Письмо, конечно, написано по-английски. Даже когда мы жили в Париже, Пэт не могла запомнить и пяти французских слов.
Мы встретились с ней в 1925 году, в Нью-Йорке, куда я приехал стажироваться, на Уолл-стрите. Я жил на 3-й улице, около Вашингтон-сквер, на третьем этаже пятиэтажного дома.
Там, правда, был лифт, очень узкий, обитый красной материей. В кабине помещались только двое, и однажды я оказался в обществе молодой брюнетки, которая вышла из лифта вместе со мной.
Мы были соседями. И хотя я жил здесь уже несколько недель, мы до сих пор ни разу не встретились. Мне было тридцать лет. На второй или на третий раз мы разговорились, и она сказала, что она натурщица. Мы поужинали вместе. Потом вечерами мне все чаще случалось переходить из своей комнаты к ней, и однажды ночью я вдруг решил, что женюсь.

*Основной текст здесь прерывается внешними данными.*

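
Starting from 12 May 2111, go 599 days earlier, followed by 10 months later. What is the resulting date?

Counting back 599 days from May 12, 2111:
Going back 12 days from May 12, 2111 reaches the end of the previous month; 599 − 12 = 587 left.
April 2111 has 30 days: 587 − 30 = 557 left.
March 2111 has 31 days: 557 − 31 = 526 left.
February 2111 has 28 days (2111 is not a leap year): 526 − 28 = 498 left.
January 2111 has 31 days: 498 − 31 = 467 left.
December 2110 has 31 days: 467 − 31 = 436 left.
November 2110 has 30 days: 436 − 30 = 406 left.
October 2110 has 31 days: 406 − 31 = 375 left.
September 2110 has 30 days: 375 − 30 = 345 left.
August 2110 has 31 days: 345 − 31 = 314 left.
July 2110 has 31 days: 314 − 31 = 283 left.
June 2110 has 30 days: 283 − 30 = 253 left.
May 2110 has 31 days: 253 − 31 = 222 left.
April 2110 has 30 days: 222 − 30 = 192 left.
March 2110 has 31 days: 192 − 31 = 161 left.
February 2110 has 28 days (2110 is not a leap year): 161 − 28 = 133 left.
January 2110 has 31 days: 133 − 31 = 102 left.
December 2109 has 31 days: 102 − 31 = 71 left.
November 2109 has 30 days: 71 − 30 = 41 left.
October 2109 has 31 days: 41 − 31 = 10 left.
September 2109 has 30 days; 30 − 10 = 20 → September 20, 2109.
Adding 10 months from September 20, 2109:
month 9 + 10 = 19, which is month 7 of year 2110 → July 2110.
Day 20 is valid in July, giving July 20, 2110.

July 20, 2110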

Мы переменили квартиру. Пэт было двадцать. Довольно веселая по природе, она иногда впадала в меланхолию. Она родилась на Среднем Западе, и я думаю, родители ее были очень бедны. О них она никогда со мной не говорила.
Я играл на бирже. И еще с тех пор, как семнадцати лет приехал в Париж и поступил на юридический факультет, я пристрастился к покеру и просиживал за картами целые ночи.

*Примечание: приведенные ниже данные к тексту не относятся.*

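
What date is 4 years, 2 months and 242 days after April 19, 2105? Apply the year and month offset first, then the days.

Advancing 4 years, 2 months and 242 days from April 19, 2105: first the month/year part, then the days.
+4 years → 2109; month 4 + 2 = 6 → June 2109.
Day 19 is valid in June, giving June 19, 2109.
Now add 242 days from June 19, 2109.
June has 30 days, so 30 − 19 = 11 days remain after June 19, 2109; 242 − 11 = 231 left.
July 2109 has 31 days: 231 − 31 = 200 left.
August 2109 has 31 days: 200 − 31 = 169 left.
September 2109 has 30 days: 169 − 30 = 139 left.
October 2109 has 31 days: 139 − 31 = 108 left.
November 2109 has 30 days: 108 − 30 = 78 left.
December 2109 has 31 days: 78 − 31 = 47 left.
January 2110 has 31 days: 47 − 31 = 16 left.
16 days into February 2110 → February 16, 2110.

February 16, 2110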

Я почти всегда выигрывал. У меня есть какое-то шестое чувство, которое помогало мне в Латинском квартале, а потом и на Фондовой бирже.

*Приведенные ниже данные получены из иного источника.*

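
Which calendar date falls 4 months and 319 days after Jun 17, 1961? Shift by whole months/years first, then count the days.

Adding 4 months and 319 days from June 17, 1961: first the month/year part, then the days.
month 6 + 4 = 10 → October 1961.
Day 17 is valid in October, giving October 17, 1961.
Now add 319 days from October 17, 1961.
October has 31 days, so 31 − 17 = 14 days remain after October 17, 1961; 319 − 14 = 305 left.
November 1961 has 30 days: 305 − 30 = 275 left.
December 1961 has 31 days: 275 − 31 = 244 left.
January 1962 has 31 days: 244 − 31 = 213 left.
February 1962 has 28 days (1962 is not a leap year): 213 − 28 = 185 left.
March 1962 has 31 days: 185 − 31 = 154 left.
April 1962 has 30 days: 154 − 30 = 124 left.
May 1962 has 31 days: 124 − 31 = 93 left.
June 1962 has 30 days: 93 − 30 = 63 left.
July 1962 has 31 days: 63 − 31 = 32 left.
August 1962 has 31 days: 32 − 31 = 1 left.
1 day into September 1962 → September 1, 1962.

September 1, 1962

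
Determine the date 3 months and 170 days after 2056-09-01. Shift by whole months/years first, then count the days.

Advancing 3 months and 170 days from September 1, 2056: first the month/year part, then the days.
month 9 + 3 = 12 → December 2056.
Day 1 is valid in December, giving December 1, 2056.
Now add 170 days from December 1, 2056.
December has 31 days, so 31 − 1 = 30 days remain after December 1, 2056; 170 − 30 = 140 left.
January 2057 has 31 days: 140 − 31 = 109 left.
February 2057 has 28 days (2057 is not a leap year): 109 − 28 = 81 left.
March 2057 has 31 days: 81 − 31 = 50 left.
April 2057 has 30 days: 50 − 30 = 20 left.
20 days into May 2057 → May 20, 2057.

May 20, 2057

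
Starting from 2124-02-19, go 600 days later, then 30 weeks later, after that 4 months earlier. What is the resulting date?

January 9, 2126

Counting forward 600 days from February 19, 2124:
February has 29 days, so 29 − 19 = 10 days remain after February 19, 2124; 600 − 10 = 590 left.
March 2124 has 31 days: 590 − 31 = 559 left.
April 2124 has 30 days: 559 − 30 = 529 left.
May 2124 has 31 days: 529 − 31 = 498 left.
June 2124 has 30 days: 498 − 30 = 468 left.
July 2124 has 31 days: 468 − 31 = 437 left.
August 2124 has 31 days: 437 − 31 = 406 left.
September 2124 has 30 days: 406 − 30 = 376 left.
October 2124 has 31 days: 376 − 31 = 345 left.
November 2124 has 30 days: 345 − 30 = 315 left.
December 2124 has 31 days: 315 − 31 = 284 left.
January 2125 has 31 days: 284 − 31 = 253 left.
February 2125 has 28 days (2125 is not a leap year): 253 − 28 = 225 left.
March 2125 has 31 days: 225 − 31 = 194 left.
April 2125 has 30 days: 194 − 30 = 164 left.
May 2125 has 31 days: 164 − 31 = 133 left.
June 2125 has 30 days: 133 − 30 = 103 left.
July 2125 has 31 days: 103 − 31 = 72 left.
August 2125 has 31 days: 72 − 31 = 41 left.
September 2125 has 30 days: 41 − 30 = 11 left.
11 days into October 2125 → October 11, 2125.
Adding 30 weeks (= 210 days) from October 11, 2125:
October has 31 days, so 31 − 11 = 20 days remain after October 11, 2125; 210 − 20 = 190 left.
November 2125 has 30 days: 190 − 30 = 160 left.
December 2125 has 31 days: 160 − 31 = 129 left.
January 2126 has 31 days: 129 − 31 = 98 left.
February 2126 has 28 days (2126 is not a leap year): 98 − 28 = 70 left.
March 2126 has 31 days: 70 − 31 = 39 left.
April 2126 has 30 days: 39 − 30 = 9 left.
9 days into May 2126 → May 9, 2126.
Subtracting 4 months from May 9, 2126:
month 5 − 4 = 1 → January 2126.
Day 9 is valid in January, giving January 9, 2126.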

В 1926 году, считая, что моя стажировка закончена, я вернулся в Париж вместе с Пэт, и мы поселились в отеле на бульваре Монмартр.
Там и родился мой сын, которого мы назвали Доналдом. Пэт больше не работала. Я вывозил ее как можно чаще, особенно в кабаре бульвара Монпарнас, которые были тогда так же модны, как позднее погребки квартала Сен-Жермен-де-Пре.
Почему Пэт невзлюбила Париж? Не знаю. Она всячески подчеркивала, что она американка, и беспощадно критиковала все французское.
У меня был приятель, с которым мы вместе учились на юридическом факультете. Его отец держал частный банк на улице Лаффит. Приятеля звали Макс Вейль, это он посоветовал мне купить маленький банк на Вандомской площади. Его отец к тому же помог деньгами. А мой друг Макс погиб в Бухенвальде в 1943 году.
Я помню лишь даты, связанные с какими-либо событиями. Поэтому некоторые периоды почти не сохранились у меня в памяти. Например, моя жизнь с Пэт. Я с трудом представляю себе ее лицо. Мы с ней не ссорились, но в Париже у меня уже не было того радостного подъема, который мы оба переживали в Нью-Йорке.